Denda administratif kehutanan Hasil penertiban perusahaan tambang dan sawit Rp2,4 Triliun, Kasus CPO,Gula dan penyalahgunaan lahan, penyelamatan korupsi (Satgas PKH) Rp4,2 Triliun, Total uang Tunai Rp6,6 Triliun diserahkan langsung oleh Kajagung ST.Burhanudin kepada Menteri Keuangan Purbaya
Selain uang tunai, negara juga berhasil melakukan reklamasi kedaulatan dengan mengambil alih kembali 896.000 hektare kawasan hutan yang selama ini disalahgunakan oleh oknum tidak bertanggung jawab.
Keberhasilan ini tidak lepas dari keberanian dan karakter kepemimpinan yang tegas dari Presiden Prabowo Subianto. Dukungan penuh istana kepada Kejaksaan Agung memberikan “taring” yang lebih tajam bagi para jaksa untuk mengejar aset negara hingga ke akar-akarnya.

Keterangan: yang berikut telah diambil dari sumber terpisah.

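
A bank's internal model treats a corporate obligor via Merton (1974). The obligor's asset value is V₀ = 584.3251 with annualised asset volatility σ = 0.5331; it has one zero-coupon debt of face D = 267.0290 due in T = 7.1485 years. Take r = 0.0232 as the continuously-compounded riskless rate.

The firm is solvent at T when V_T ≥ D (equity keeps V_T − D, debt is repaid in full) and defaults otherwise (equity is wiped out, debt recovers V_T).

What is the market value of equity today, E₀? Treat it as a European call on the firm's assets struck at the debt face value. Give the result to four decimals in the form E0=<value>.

E0=426.3421

d₁ = [ln(V₀/D) + (r + σ²/2)T] / (σ√T)
   = [ln(584.3251/267.0290) + (0.0232 + 0.5·0.5331²)·7.1485] / (0.5331·√7.1485)
   = [0.783100 + 1.181631] / 1.425332 = 1.378438
d₂ = d₁ − σ√T = 1.378438 − 1.425332 = -0.046895
N(d₁) = 0.915966,  N(d₂) = 0.481299,  e^(−rT) = 0.847177
E₀ = V₀·N(d₁) − D·e^(−rT)·N(d₂)
   = 584.3251·0.915966 − 267.0290·0.847177·0.481299 = 426.342056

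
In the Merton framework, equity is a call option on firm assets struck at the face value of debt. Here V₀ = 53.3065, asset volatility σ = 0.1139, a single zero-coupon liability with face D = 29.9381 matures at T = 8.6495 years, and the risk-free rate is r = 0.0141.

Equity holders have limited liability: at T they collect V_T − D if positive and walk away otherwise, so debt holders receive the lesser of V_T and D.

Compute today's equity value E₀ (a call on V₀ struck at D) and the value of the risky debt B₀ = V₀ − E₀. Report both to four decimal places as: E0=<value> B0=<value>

d₁ = [ln(V₀/D) + (r + σ²/2)T] / (σ√T)
   = [ln(53.3065/29.9381) + (0.0141 + 0.5·0.1139²)·8.6495] / (0.1139·√8.6495)
   = [0.576926 + 0.178064] / 0.334980 = 2.253835
d₂ = d₁ − σ√T = 2.253835 − 0.334980 = 1.918855
N(d₁) = 0.987897,  N(d₂) = 0.972499,  e^(−rT) = 0.885186
E₀ = V₀·N(d₁) − D·e^(−rT)·N(d₂)
   = 53.3065·0.987897 − 29.9381·0.885186·0.972499 = 26.889349
B₀ = V₀ − E₀ = 53.3065 − 26.889349 = 26.417151

E0=26.8893 B0=26.4172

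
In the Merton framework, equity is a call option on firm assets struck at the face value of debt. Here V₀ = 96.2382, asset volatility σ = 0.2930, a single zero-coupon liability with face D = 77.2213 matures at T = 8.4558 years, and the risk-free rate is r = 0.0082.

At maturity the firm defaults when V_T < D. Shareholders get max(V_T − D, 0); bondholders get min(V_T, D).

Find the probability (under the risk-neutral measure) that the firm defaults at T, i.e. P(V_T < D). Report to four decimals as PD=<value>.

PD=0.5344

d₁ = [ln(V₀/D) + (r + σ²/2)T] / (σ√T)
   = [ln(96.2382/77.2213) + (0.0082 + 0.5·0.2930²)·8.4558] / (0.2930·√8.4558)
   = [0.220151 + 0.432299] / 0.852011 = 0.765776
d₂ = d₁ − σ√T = 0.765776 − 0.852011 = -0.086234
risk-neutral PD = N(−d₂) = N(0.086234) = 0.534360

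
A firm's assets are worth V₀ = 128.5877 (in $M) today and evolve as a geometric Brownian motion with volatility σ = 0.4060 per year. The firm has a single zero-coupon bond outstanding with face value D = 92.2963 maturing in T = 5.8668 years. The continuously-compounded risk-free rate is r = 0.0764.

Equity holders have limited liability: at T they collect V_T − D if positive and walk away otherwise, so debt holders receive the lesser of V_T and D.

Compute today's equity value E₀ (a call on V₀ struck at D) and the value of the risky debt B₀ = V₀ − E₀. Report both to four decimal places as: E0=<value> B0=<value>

E0=79.3412 B0=49.2465

d₁ = [ln(V₀/D) + (r + σ²/2)T] / (σ√T)
   = [ln(128.5877/92.2963) + (0.0764 + 0.5·0.4060²)·5.8668] / (0.4060·√5.8668)
   = [0.331607 + 0.931753] / 0.983392 = 1.284697
d₂ = d₁ − σ√T = 1.284697 − 0.983392 = 0.301305
N(d₁) = 0.900551,  N(d₂) = 0.618409,  e^(−rT) = 0.638762
E₀ = V₀·N(d₁) − D·e^(−rT)·N(d₂)
   = 128.5877·0.900551 − 92.2963·0.638762·0.618409 = 79.341243
B₀ = V₀ − E₀ = 128.5877 − 79.341243 = 49.246457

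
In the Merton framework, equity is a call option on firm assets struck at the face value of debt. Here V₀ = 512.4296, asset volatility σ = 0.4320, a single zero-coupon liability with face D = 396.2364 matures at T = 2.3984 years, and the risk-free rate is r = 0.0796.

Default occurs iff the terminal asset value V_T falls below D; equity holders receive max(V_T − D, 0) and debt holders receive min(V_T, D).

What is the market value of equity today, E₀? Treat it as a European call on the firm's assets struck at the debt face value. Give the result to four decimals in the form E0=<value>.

d₁ = [ln(V₀/D) + (r + σ²/2)T] / (σ√T)
   = [ln(512.4296/396.2364) + (0.0796 + 0.5·0.4320²)·2.3984] / (0.4320·√2.3984)
   = [0.257152 + 0.414712] / 0.669028 = 1.004239
d₂ = d₁ − σ√T = 1.004239 − 0.669028 = 0.335211
N(d₁) = 0.842368,  N(d₂) = 0.631267,  e^(−rT) = 0.826205
E₀ = V₀·N(d₁) − D·e^(−rT)·N(d₂)
   = 512.4296·0.842368 − 396.2364·0.826205·0.631267 = 224.995088

E0=224.9951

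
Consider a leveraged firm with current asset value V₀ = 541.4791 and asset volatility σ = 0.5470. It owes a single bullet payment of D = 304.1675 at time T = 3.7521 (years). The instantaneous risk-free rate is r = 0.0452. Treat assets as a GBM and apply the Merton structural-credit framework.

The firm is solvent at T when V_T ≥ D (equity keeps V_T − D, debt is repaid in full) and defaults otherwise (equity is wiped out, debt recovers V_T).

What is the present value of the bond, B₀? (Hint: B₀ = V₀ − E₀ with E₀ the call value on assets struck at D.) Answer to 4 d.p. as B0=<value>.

B0=204.9407

d₁ = [ln(V₀/D) + (r + σ²/2)T] / (σ√T)
   = [ln(541.4791/304.1675) + (0.0452 + 0.5·0.5470²)·3.7521] / (0.5470·√3.7521)
   = [0.576726 + 0.730926] / 1.059557 = 1.234149
d₂ = d₁ − σ√T = 1.234149 − 1.059557 = 0.174592
N(d₁) = 0.891426,  N(d₂) = 0.569300,  e^(−rT) = 0.844007
E₀ = V₀·N(d₁) − D·e^(−rT)·N(d₂)
   = 541.4791·0.891426 − 304.1675·0.844007·0.569300 = 336.538446
B₀ = V₀ − E₀ = 541.4791 − 336.538446 = 204.940654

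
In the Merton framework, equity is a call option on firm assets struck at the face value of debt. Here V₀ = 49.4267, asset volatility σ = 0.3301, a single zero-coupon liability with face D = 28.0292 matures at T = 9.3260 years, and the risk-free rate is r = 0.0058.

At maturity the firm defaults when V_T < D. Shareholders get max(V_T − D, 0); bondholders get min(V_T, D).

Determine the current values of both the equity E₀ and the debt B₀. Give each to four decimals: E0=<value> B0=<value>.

d₁ = [ln(V₀/D) + (r + σ²/2)T] / (σ√T)
   = [ln(49.4267/28.0292) + (0.0058 + 0.5·0.3301²)·9.3260] / (0.3301·√9.3260)
   = [0.567244 + 0.562199] / 1.008076 = 1.120395
d₂ = d₁ − σ√T = 1.120395 − 1.008076 = 0.112319
N(d₁) = 0.868727,  N(d₂) = 0.544715,  e^(−rT) = 0.947346
E₀ = V₀·N(d₁) − D·e^(−rT)·N(d₂)
   = 49.4267·0.868727 − 28.0292·0.947346·0.544715 = 28.474317
B₀ = V₀ − E₀ = 49.4267 − 28.474317 = 20.952383

E0=28.4743 B0=20.9524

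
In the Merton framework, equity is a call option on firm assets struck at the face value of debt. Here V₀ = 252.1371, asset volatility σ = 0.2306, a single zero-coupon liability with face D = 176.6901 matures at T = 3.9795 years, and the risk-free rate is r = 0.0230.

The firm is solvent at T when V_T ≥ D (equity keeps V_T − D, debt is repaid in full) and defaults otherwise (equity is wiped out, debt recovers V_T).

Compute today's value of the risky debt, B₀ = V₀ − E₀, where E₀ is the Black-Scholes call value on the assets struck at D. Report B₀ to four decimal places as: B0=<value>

B0=153.2206

d₁ = [ln(V₀/D) + (r + σ²/2)T] / (σ√T)
   = [ln(252.1371/176.6901) + (0.0230 + 0.5·0.2306²)·3.9795] / (0.2306·√3.9795)
   = [0.355576 + 0.197336] / 0.460017 = 1.201939
d₂ = d₁ − σ√T = 1.201939 − 0.460017 = 0.741922
N(d₁) = 0.885306,  N(d₂) = 0.770933,  e^(−rT) = 0.912535
E₀ = V₀·N(d₁) − D·e^(−rT)·N(d₂)
   = 252.1371·0.885306 − 176.6901·0.912535·0.770933 = 98.916506
B₀ = V₀ − E₀ = 252.1371 − 98.916506 = 153.220594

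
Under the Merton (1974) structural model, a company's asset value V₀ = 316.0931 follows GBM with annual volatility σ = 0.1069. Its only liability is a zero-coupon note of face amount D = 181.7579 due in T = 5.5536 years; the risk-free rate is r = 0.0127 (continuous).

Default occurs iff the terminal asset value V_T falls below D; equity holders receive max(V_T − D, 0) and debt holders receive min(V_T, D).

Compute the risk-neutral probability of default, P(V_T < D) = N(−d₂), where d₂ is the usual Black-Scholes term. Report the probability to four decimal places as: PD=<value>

d₁ = [ln(V₀/D) + (r + σ²/2)T] / (σ√T)
   = [ln(316.0931/181.7579) + (0.0127 + 0.5·0.1069²)·5.5536] / (0.1069·√5.5536)
   = [0.553361 + 0.102263] / 0.251921 = 2.602495
d₂ = d₁ − σ√T = 2.602495 − 0.251921 = 2.350574
risk-neutral PD = N(−d₂) = N(-2.350574) = 0.009372

PD=0.0094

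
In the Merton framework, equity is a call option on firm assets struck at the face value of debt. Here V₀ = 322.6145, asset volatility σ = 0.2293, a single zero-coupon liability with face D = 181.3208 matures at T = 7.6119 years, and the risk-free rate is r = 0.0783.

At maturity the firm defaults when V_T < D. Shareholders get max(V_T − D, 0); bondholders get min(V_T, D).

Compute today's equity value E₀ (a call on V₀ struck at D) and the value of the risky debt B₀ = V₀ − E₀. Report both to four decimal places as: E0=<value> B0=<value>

E0=224.0700 B0=98.5445

d₁ = [ln(V₀/D) + (r + σ²/2)T] / (σ√T)
   = [ln(322.6145/181.3208) + (0.0783 + 0.5·0.2293²)·7.6119] / (0.2293·√7.6119)
   = [0.576190 + 0.796123] / 0.632631 = 2.169215
d₂ = d₁ − σ√T = 2.169215 − 0.632631 = 1.536584
N(d₁) = 0.984967,  N(d₂) = 0.937802,  e^(−rT) = 0.551005
E₀ = V₀·N(d₁) − D·e^(−rT)·N(d₂)
   = 322.6145·0.984967 − 181.3208·0.551005·0.937802 = 224.070027
B₀ = V₀ − E₀ = 322.6145 − 224.070027 = 98.544473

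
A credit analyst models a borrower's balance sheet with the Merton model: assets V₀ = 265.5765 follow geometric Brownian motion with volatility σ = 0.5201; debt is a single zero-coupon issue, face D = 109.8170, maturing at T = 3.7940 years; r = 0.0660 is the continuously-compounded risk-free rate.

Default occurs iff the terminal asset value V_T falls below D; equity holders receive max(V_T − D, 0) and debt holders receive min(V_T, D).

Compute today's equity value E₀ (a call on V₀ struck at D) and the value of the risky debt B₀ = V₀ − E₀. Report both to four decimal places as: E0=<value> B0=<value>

d₁ = [ln(V₀/D) + (r + σ²/2)T] / (σ√T)
   = [ln(265.5765/109.8170) + (0.0660 + 0.5·0.5201²)·3.7940] / (0.5201·√3.7940)
   = [0.883088 + 0.763550] / 1.013061 = 1.625409
d₂ = d₁ − σ√T = 1.625409 − 1.013061 = 0.612348
N(d₁) = 0.947962,  N(d₂) = 0.729846,  e^(−rT) = 0.778486
E₀ = V₀·N(d₁) − D·e^(−rT)·N(d₂)
   = 265.5765·0.947962 − 109.8170·0.778486·0.729846 = 189.361200
B₀ = V₀ − E₀ = 265.5765 − 189.361200 = 76.215300

E0=189.3612 B0=76.2153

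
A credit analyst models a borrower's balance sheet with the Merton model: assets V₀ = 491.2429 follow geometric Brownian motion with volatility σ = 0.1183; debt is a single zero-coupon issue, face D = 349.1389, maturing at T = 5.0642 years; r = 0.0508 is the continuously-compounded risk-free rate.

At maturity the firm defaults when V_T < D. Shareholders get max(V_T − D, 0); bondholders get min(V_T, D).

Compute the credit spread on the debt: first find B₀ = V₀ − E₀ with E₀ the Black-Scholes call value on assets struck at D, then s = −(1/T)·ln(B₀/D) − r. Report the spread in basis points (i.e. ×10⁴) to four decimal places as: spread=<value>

d₁ = [ln(V₀/D) + (r + σ²/2)T] / (σ√T)
   = [ln(491.2429/349.1389) + (0.0508 + 0.5·0.1183²)·5.0642] / (0.1183·√5.0642)
   = [0.341469 + 0.292698] / 0.266220 = 2.382118
d₂ = d₁ − σ√T = 2.382118 − 0.266220 = 2.115898
N(d₁) = 0.991393,  N(d₂) = 0.982823,  e^(−rT) = 0.773166
E₀ = V₀·N(d₁) − D·e^(−rT)·N(d₂)
   = 491.2429·0.991393 − 349.1389·0.773166·0.982823 = 221.709285
B₀ = V₀ − E₀ = 491.2429 − 221.709285 = 269.533615
spread = −(1/T)·ln(B₀/D) − r = −(1/5.0642)·ln(269.533615/349.1389) − 0.0508 = 0.00029923
in basis points: 0.00029923 × 10⁴ = 2.9923 bp

spread=2.9923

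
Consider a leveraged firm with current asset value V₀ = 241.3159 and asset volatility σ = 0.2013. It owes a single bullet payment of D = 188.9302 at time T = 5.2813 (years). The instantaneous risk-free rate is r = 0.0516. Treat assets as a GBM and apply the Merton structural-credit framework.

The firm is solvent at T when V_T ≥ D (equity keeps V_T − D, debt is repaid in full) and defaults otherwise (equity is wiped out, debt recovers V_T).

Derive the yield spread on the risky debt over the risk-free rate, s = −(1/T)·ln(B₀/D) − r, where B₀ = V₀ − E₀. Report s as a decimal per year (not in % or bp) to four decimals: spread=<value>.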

• Presiden Prabowo Subianto: Menunjukkan mentalitas pemimpin yang tidak kompromi terhadap pencuri uang rakyat. Kehadiran beliau dalam serah terima ini mengirimkan pesan kuat: Hukum adalah panglima.
• Kejaksaan Agung RI: Di bawah arahan Jaksa Agung, lembaga ini bertransformasi menjadi institusi yang paling ditakuti koruptor namun dicintai rakyat karena dampaknya yang langsung terasa pada kas negara.
• Kementerian Keuangan: Sebagai bendahara negara, Sri Mulyani memastikan setiap rupiah yang diselamatkan akan dialokasikan kembali untuk program kerakyatan dan pembangunan nasional.
Melihat ritme kerja Satgas PKH dan Kejagung saat ini, optimisme publik melambung tinggi. Jika tahun 2025 ditutup dengan pengembalian aset sebesar ini, maka tahun 2026 diprediksi akan menjadi tahun kegelapan bagi para koruptor.
Langkah ini membuktikan bahwa:
• Hutan Indonesia bukan lagi “ladang uang” bagi segelintir elite, melainkan paru-paru dunia yang dilindungi hukum.
• Korupsi Sektor Komoditas (Sawit & Gula) yang selama ini menyentuh hajat hidup orang banyak kini diputus rantainya.
• Efek Jera yang diciptakan sangat nyata; negara tidak hanya memenjarakan badan, tetapi juga memiskinkan pelaku melalui perampasan aset.
”Uang negara kembali untuk rakyat, hutan negara kembali untuk anak cucu.”
Semoga kesehatan dan kekuatan selalu menyertai para punggawa di Kejaksaan Agung dan Satgas PKH dalam menjaga setiap jengkal kekayaan ibu pertiwi.